Он показался мне белой вороной, умной, сильной и как бы парящей над вещами. Он – как большая гордая птица, стерегущая небо.
Нет, я не так выразилась: он не обещал мне дать книги – он сказал, что терпеть не может обещаний. Он просто предложил мне их.
– Я
Мне хочется его поцеловать, чтобы посмотреть, что он может – только говорить и знать или еще чувствовать и верить.
И как высоко он умеет летать, этот белый ворон, который видит все, что творится у меня в душе.
15
– Я хочу есть, – говорил Макс.
– А у нас достаточно питьевой воды? – спрашивал Макс.
– Я тоже хочу порулить! – канючил Макс.
– Неужели на борту нет ни одной удочки? – ныл Макс.
– Без телефона и кредитных карточек я чувствую себя каким-то кастратом.
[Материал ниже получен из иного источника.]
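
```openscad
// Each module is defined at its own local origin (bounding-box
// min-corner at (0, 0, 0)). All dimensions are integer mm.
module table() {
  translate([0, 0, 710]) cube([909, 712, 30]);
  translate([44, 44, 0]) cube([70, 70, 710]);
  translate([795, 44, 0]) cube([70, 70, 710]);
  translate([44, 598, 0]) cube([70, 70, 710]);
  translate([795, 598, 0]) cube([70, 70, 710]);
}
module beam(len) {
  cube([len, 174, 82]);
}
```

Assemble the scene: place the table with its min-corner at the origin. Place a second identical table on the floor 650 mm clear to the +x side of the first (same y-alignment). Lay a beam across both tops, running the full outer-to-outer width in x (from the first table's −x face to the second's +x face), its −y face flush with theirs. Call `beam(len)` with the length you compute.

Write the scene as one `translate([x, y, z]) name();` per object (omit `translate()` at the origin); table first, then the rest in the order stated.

table();
translate([1559, 0, 0]) table();
translate([0, 0, 740]) beam(2468);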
А вы? – вздыхал Макс.
– Нет, – отвечал Эгаре. – Вы могли бы заняться уборкой. Это своеобразная двигательная медитация.
– Уборкой? Вы серьезно? О, смотрите! Опять шведские парусники! Они всегда идут прямо посредине реки, как будто это их собственность. У англичан другая манера: они ведут себя так, как будто судовождение по плечу только им одним, а остальным лучше аплодировать с берега и махать флажками. Ну, с этими, правда, все ясно – Трафальгарское сражение… Они, наверное, до сих пор задыхаются от гордости. – Он опустил бинокль. – А у нас-то есть флаг на заднице?
– На корме, Макс, на корме. Задница судна называется кормой.
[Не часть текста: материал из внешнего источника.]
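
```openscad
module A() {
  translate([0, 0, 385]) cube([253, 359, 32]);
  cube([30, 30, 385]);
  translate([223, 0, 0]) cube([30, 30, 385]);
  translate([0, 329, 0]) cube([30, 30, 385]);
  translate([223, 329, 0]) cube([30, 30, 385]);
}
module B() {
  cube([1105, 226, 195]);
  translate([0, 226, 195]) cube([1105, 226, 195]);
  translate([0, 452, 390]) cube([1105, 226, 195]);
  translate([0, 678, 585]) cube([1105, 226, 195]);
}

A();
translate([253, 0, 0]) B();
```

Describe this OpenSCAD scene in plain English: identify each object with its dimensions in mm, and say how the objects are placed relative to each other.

A is a four-legged stool. The seat is 253×359 mm, 32 mm thick, top at z = 417 mm. It stands on four square legs, each 30×30 mm in cross-section, from z = 0 to the seat underside, each flush with a corner of the seat.

B is a straight staircase of 4 solid steps. Each step is 1105 mm wide (x), 226 mm deep (y, the going) and 195 mm tall (the rise). The first step rests on the floor; each subsequent step sits one going further in +y and one rise higher in +z, directly behind and above the previous step with no overlap.

The staircase is against the stool's +x side, with their −y faces flush.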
Чем дальше они продвигались вверх по извилистой Сене, тем возбужденней становился Макс и тем спокойней Эгаре.
Река, описывая широкие дуги, неспешно катила свои воды сквозь леса и парки. По берегам тянулись обширные фешенебельные земельные участки с домами, старинные фасады которых красноречиво говорили о том, что за ними нет недостатка ни в деньгах, ни в семейных тайнах.
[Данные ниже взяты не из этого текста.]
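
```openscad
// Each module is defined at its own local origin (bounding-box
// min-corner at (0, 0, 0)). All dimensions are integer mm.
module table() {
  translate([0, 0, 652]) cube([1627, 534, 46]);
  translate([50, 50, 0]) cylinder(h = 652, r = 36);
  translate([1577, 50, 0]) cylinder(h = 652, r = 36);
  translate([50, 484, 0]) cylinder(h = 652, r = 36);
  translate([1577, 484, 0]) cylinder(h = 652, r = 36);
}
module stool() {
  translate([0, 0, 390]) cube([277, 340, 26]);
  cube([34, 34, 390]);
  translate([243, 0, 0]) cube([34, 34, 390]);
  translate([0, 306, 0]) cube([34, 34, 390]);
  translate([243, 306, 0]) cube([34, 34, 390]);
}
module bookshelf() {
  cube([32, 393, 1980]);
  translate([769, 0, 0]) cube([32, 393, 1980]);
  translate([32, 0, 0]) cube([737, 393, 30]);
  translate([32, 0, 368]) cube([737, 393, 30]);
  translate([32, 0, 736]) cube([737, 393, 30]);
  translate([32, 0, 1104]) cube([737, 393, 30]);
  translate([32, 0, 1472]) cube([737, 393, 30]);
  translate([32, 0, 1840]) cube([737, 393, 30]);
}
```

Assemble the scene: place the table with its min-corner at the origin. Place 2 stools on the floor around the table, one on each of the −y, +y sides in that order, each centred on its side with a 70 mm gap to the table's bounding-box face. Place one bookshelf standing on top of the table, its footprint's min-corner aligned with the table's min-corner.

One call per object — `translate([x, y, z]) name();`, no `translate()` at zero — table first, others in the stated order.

table();
translate([675, -410, 0]) stool();
translate([675, 604, 0]) stool();
translate([0, 0, 698]) bookshelf();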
– Откройте ящик с инструментами, там где-то должны быть флаг и вымпел-триколор, – сказал Эгаре. – И поищите заодно железные колышки и молоток; они вам понадобятся для швартовки, если мы не найдем подходящую пристань.
– Понял. А если я не знаю, как нужно швартоваться?
– Об этом написано в книге «Отпуск на плавучей даче».
– А про рыбалку там не написано?
– В разделе «Как горожанину выжить в провинции».
– А где искать ведро и швабру? Тоже в книге? – весело хрюкнул Макс и опять надел свои наушники.
Эгаре заметил впереди несколько каноэ и, потянув шнур сигнальной сирены, дал протяжный гудок. Звук – низкий, мощный – словно током пронизал Эгаре от макушки до кончиков пальцев ног.
– О!.. – шепотом произнес мсье Эгаре и еще раз потянул за шнур.
Такое могли придумать только мужчины.
Гудок и его эхо в груди и животе воскресили в памяти ощущение кожи Катрин под его пальцами. Мягкой, теплой, гладкой. Нежной упругости и округлости ее плечевых мышц. Это воспоминание на мгновение совершенно выбило его из равновесия.
Прикасаться к женщинам! Плыть по реке на барже! Просто удрать!
Миллиарды нервных клеток проснулись в нем, поморгали спросонья, потянулись и сказали: «Класс! Вот этого нам как раз не хватало! Давай! Еще! Жми на газ!»